Ragnar was my own personal Everest. When you aren't getting much sleep but you are doing weird amounts of physical exercise with zero personal space (even if it means you get to spend the weekend petting the heads of awesome people), the situation has a way of turning up the flame on the usually still pool of your insecurities until the water bubbles over.

The patterings of my own mind are always my worst enemy, and boy did it kick my ass during the last eight hours of our journey. But I came away knowing that if I run for long enough, the inside of my brain shuts down.
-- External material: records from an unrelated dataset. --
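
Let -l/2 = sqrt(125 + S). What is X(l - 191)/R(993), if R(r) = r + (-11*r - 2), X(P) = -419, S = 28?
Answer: 419/9932 ≈ 0.042187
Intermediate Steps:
l = -6*sqrt(17) (l = -2*sqrt(125 + 28) = -6*sqrt(17) ≈ -24.739)
R(r) = -2 - 10*r (R(r) = r + (-2 - 11*r) = -2 - 10*r)
X(l - 191)/R(993) = -419/(-2 - 10*993) = -419/(-2 - 9930) = -419/(-9932) = -419*(-1/9932) = 419/9932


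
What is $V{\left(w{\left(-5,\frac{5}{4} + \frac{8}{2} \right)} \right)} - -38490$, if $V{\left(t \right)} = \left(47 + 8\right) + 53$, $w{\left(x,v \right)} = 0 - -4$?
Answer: $38598$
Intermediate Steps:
$w{\left(x,v \right)} = 4$ ($w{\left(x,v \right)} = 0 + 4 = 4$)
$V{\left(t \right)} = 108$ ($V{\left(t \right)} = 55 + 53 = 108$)
$V{\left(w{\left(-5,\frac{5}{4} + \frac{8}{2} \right)} \right)} - -38490 = 108 - -38490 = 108 + 38490 = 38598$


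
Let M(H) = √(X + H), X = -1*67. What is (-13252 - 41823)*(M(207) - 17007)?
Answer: 936660525 - 110150*√35 ≈ 9.3601e+8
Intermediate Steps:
X = -67
M(H) = √(-67 + H)
(-13252 - 41823)*(M(207) - 17007) = (-13252 - 41823)*(√(-67 + 207) - 17007) = -55075*(√140 - 17007) = -55075*(2*√35 - 17007) = -55075*(-17007 + 2*√35) = 936660525 - 110150*√35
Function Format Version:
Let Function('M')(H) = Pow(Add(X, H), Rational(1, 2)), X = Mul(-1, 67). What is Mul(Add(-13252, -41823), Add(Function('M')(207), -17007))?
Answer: Add(936660525, Mul(-110150, Pow(35, Rational(1, 2)))) ≈ 9.3601e+8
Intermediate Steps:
X = -67
Function('M')(H) = Pow(Add(-67, H), Rational(1, 2))
Mul(Add(-13252, -41823), Add(Function('M')(207), -17007)) = Mul(Add(-13252, -41823), Add(Pow(Add(-67, 207), Rational(1, 2)), -17007)) = Mul(-55075, Add(Pow(140, Rational(1, 2)), -17007)) = Mul(-55075, Add(Mul(2, Pow(35, Rational(1, 2))), -17007)) = Mul(-55075, Add(-17007, Mul(2, Pow(35, Rational(1, 2))))) = Add(936660525, Mul(-110150, Pow(35, Rational(1, 2))))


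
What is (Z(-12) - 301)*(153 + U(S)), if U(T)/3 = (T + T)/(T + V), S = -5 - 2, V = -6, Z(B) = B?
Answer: -635703/13 ≈ -48900.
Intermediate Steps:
S = -7
U(T) = 6*T/(-6 + T) (U(T) = 3*((T + T)/(T - 6)) = 3*((2*T)/(-6 + T)) = 3*(2*T/(-6 + T)) = 6*T/(-6 + T))
(Z(-12) - 301)*(153 + U(S)) = (-12 - 301)*(153 + 6*(-7)/(-6 - 7)) = -313*(153 + 6*(-7)/(-13)) = -313*(153 + 6*(-7)*(-1/13)) = -313*(153 + 42/13) = -313*2031/13 = -635703/13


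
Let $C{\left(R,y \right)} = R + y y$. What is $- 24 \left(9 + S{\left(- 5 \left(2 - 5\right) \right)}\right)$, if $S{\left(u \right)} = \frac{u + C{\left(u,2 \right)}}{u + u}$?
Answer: $- \frac{1216}{5} \approx -243.2$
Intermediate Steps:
$C{\left(R,y \right)} = R + y^{2}$
$S{\left(u \right)} = \frac{4 + 2 u}{2 u}$ ($S{\left(u \right)} = \frac{u + \left(u + 2^{2}\right)}{u + u} = \frac{u + \left(u + 4\right)}{2 u} = \left(u + \left(4 + u\right)\right) \frac{1}{2 u} = \left(4 + 2 u\right) \frac{1}{2 u} = \frac{4 + 2 u}{2 u}$)
$- 24 \left(9 + S{\left(- 5 \left(2 - 5\right) \right)}\right) = - 24 \left(9 + \frac{2 - 5 \left(2 - 5\right)}{\left(-5\right) \left(2 - 5\right)}\right) = - 24 \left(9 + \frac{2 - -15}{\left(-5\right) \left(-3\right)}\right) = - 24 \left(9 + \frac{2 + 15}{15}\right) = - 24 \left(9 + \frac{1}{15} \cdot 17\right) = - 24 \left(9 + \frac{17}{15}\right) = \left(-24\right) \frac{152}{15} = - \frac{1216}{5}$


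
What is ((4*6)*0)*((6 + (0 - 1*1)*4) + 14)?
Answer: 0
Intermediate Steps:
((4*6)*0)*((6 + (0 - 1*1)*4) + 14) = (24*0)*((6 + (0 - 1)*4) + 14) = 0*((6 - 1*4) + 14) = 0*((6 - 4) + 14) = 0*(2 + 14) = 0*16 = 0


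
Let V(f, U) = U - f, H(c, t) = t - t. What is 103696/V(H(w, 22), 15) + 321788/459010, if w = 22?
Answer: 4760232778/688515 ≈ 6913.8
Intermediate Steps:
H(c, t) = 0
103696/V(H(w, 22), 15) + 321788/459010 = 103696/(15 - 1*0) + 321788/459010 = 103696/(15 + 0) + 321788*(1/459010) = 103696/15 + 160894/229505 = 4760232778/688515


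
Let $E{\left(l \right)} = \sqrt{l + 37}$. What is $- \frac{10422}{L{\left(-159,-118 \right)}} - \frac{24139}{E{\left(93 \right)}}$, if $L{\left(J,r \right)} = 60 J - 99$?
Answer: $\frac{386}{357} - \frac{24139 \sqrt{130}}{130} \approx -2116.1$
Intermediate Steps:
$E{\left(l \right)} = \sqrt{37 + l}$
$L{\left(J,r \right)} = -99 + 60 J$
$- \frac{10422}{L{\left(-159,-118 \right)}} - \frac{24139}{E{\left(93 \right)}} = - \frac{10422}{-99 + 60 \left(-159\right)} - \frac{24139}{\sqrt{37 + 93}} = - \frac{10422}{-99 - 9540} - \frac{24139}{\sqrt{130}} = - \frac{10422}{-9639} - 24139 \frac{\sqrt{130}}{130} = \left(-10422\right) \left(- \frac{1}{9639}\right) - \frac{24139 \sqrt{130}}{130} = \frac{386}{357} - \frac{24139 \sqrt{130}}{130}$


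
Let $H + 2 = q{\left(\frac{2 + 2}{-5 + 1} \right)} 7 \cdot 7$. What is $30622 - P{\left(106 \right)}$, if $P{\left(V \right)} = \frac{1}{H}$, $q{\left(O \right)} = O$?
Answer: $\frac{1561723}{51} \approx 30622.0$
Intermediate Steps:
$H = -51$ ($H = -2 + \frac{2 + 2}{-5 + 1} \cdot 7 \cdot 7 = -2 + \frac{4}{-4} \cdot 7 \cdot 7 = -2 + 4 \left(- \frac{1}{4}\right) 7 \cdot 7 = -2 + \left(-1\right) 7 \cdot 7 = -2 - 49 = -51$)
$P{\left(V \right)} = - \frac{1}{51}$ ($P{\left(V \right)} = \frac{1}{-51} = - \frac{1}{51}$)
$30622 - P{\left(106 \right)} = 30622 - - \frac{1}{51} = 30622 + \frac{1}{51} = \frac{1561723}{51}$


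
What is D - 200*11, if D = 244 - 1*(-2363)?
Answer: 407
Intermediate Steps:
D = 2607 (D = 244 + 2363 = 2607)
D - 200*11 = 2607 - 200*11 = 2607 - 2200 = 407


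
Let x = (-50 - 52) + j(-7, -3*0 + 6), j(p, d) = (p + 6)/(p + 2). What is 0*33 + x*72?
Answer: -36648/5 ≈ -7329.6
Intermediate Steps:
j(p, d) = (6 + p)/(2 + p)
x = -509/5 (x = (-50 - 52) + (6 - 7)/(2 - 7) = -102 - 1/(-5) = -102 - ⅕*(-1) = -102 + ⅕ = -509/5 ≈ -101.80)
0*33 + x*72 = 0*33 - 509/5*72 = 0 - 36648/5 = -36648/5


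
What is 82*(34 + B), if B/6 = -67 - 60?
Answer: -59696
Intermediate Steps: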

And when you find yourself holding it together (mostly) while surrounded by people who are also holding it together - even though they're exhausted and dealing with setbacks like delayed flights, injuries, longer-than-expected runs and vans that aren't doing their job - and everyone's working as a loving and respectful team and still managing to be mothereffing delights, you know you've done something right with your life.

Waiting for our final three runners, we sat by the water in downtown San Diego as the sun set over the harbor. When we saw their three dancing headlamps in the distance, we started screaming like loons. As they passed, we joined up behind them to run across the finish line together.

It was the first time I felt like a real runner.

I want to qualify this, because I believe that if you run, you are a runner. It doesn't matter if you run around the block or you run Badwater. If you tie on your shoes and start moving your feet, you are a runner. Just as it doesn't matter if you write on cocktail napkins or head the New York Times bestseller list. If you put words to paper with the intent of telling a story or sharing a truth, you are a writer. That said, crossing the finish line with ten friends after covering 200 miles with our own 22 feet, I felt like a real runner. And I felt like the meaning of the word "empowered" finally dropped from my head and settled into my bones.

Because if we can run from LA to San Diego, what else can we do?